I saw this firsthand on Zhihu, where the question racked up 84,000 views and 25 answers—most of them outrage, only a handful of actual reasoning. One commenter wrote: “If you still don’t get it after reading the company’s explanation, just be happy—you’ll never have to use your brain again.” Dark humor, but painfully accurate.

Let’s be clear about what’s happening here. The label is legally required under China’s national standard for allergens—fish and fish products must be declared if there’s even a remote chance of cross-contamination. This isn’t a marketing gimmick. It’s compliance. It’s care for the 1-2% of the population who could go into anaphylactic shock from a crumb of actual fish. The company is doing exactly what it should. And they are being ridiculed for it.

If you need a label to tell you squid isn’t fish, the problem isn’t the label.

Now, the twist: the people who scream loudest about “stupid labels” are often the same ones who share fake health tips and fall for obvious scams. They demand simplicity, yet reject the minimal effort it takes to understand a basic allergen warning. The irony is almost poetic: they are the precise audience that warnings must protect—people who lack the background knowledge to infer risk—and yet they attack the very system designed to keep them safe.

But let’s not be too smug. Ask yourself: when was the last time you genuinely puzzled over a label? When did you stop to parse an ingredient list instead of snapping a photo for social media outrage? We are all on the spectrum between critical thinking and reflexive cynicism. This squid strip fiasco is a mirror.

So here’s my challenge. Next time you see a label that seems weird—like “may contain traces of peanuts” on a product with no peanuts—pause. Ask: “What is the manufacturing reality behind this?” Not “Why is the company lying to me?” The answer is almost always cross-contamination. The label is there because someone with a severe allergy died because a factory cleaned too quickly. That’s the real story.

When you mock a warning, you mock the people who need it.

I side with Baicaowei. And with the regulators. And with the logicians. The squid label is not a mistake. It is a masterclass in responsible communication. The only mistake is how many of us failed the simple test of reading and thinking.

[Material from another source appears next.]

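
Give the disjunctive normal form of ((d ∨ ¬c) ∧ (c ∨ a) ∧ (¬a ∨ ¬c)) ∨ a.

((d ∨ ¬c) ∧ (c ∨ a) ∧ (¬a ∨ ¬c)) ∨ a
⇔ (d ∧ c ∧ ¬a) ∨ (d ∧ c ∧ ¬c) ∨ (d ∧ a ∧ ¬a) ∨ (d ∧ a ∧ ¬c) ∨ (¬c ∧ c ∧ ¬a) ∨ (¬c ∧ c ∧ ¬c) ∨ (¬c ∧ a ∧ ¬a) ∨ (¬c ∧ a ∧ ¬c) ∨ a
⇔ (d ∧ c ∧ ¬a) ∨ a

(d ∧ c ∧ ¬a) ∨ a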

Welcome to the post-truth snack aisle. The food is fine. It’s our brains that need the warning label.

FAQ

Q: Isn't this just a marketing gimmick to make the label look confusing?

A: No. Under Chinese food safety regulations, allergens like fish must be declared if cross-contamination is possible. Baicaowei is legally required to add that warning. It's not a gimmick; it's responsible manufacturing and compliance.

Q: What's the practical takeaway for me as a shopper?

A: Don't assume a label is stupid just because it seems contradictory. Read the allergen section carefully, understand the production context (shared equipment), and recognize that 'may contain' means 'possible trace risk,' not 'we added this ingredient.' It may save your life or someone you love.

Q: But isn't the real problem that labels are too technical for ordinary people to understand? Shouldn't companies simplify?

A: That's a fair contrarian point. Labels could be more user-friendly. But the counterargument is that oversimplification can be dangerous—for example, writing 'contains fish' when no fish is added misleads consumers with allergies. The current system prioritizes accuracy over simplicity, which is the safer bet. The burden is on us to improve our basic logic, not on companies to dumb down warnings.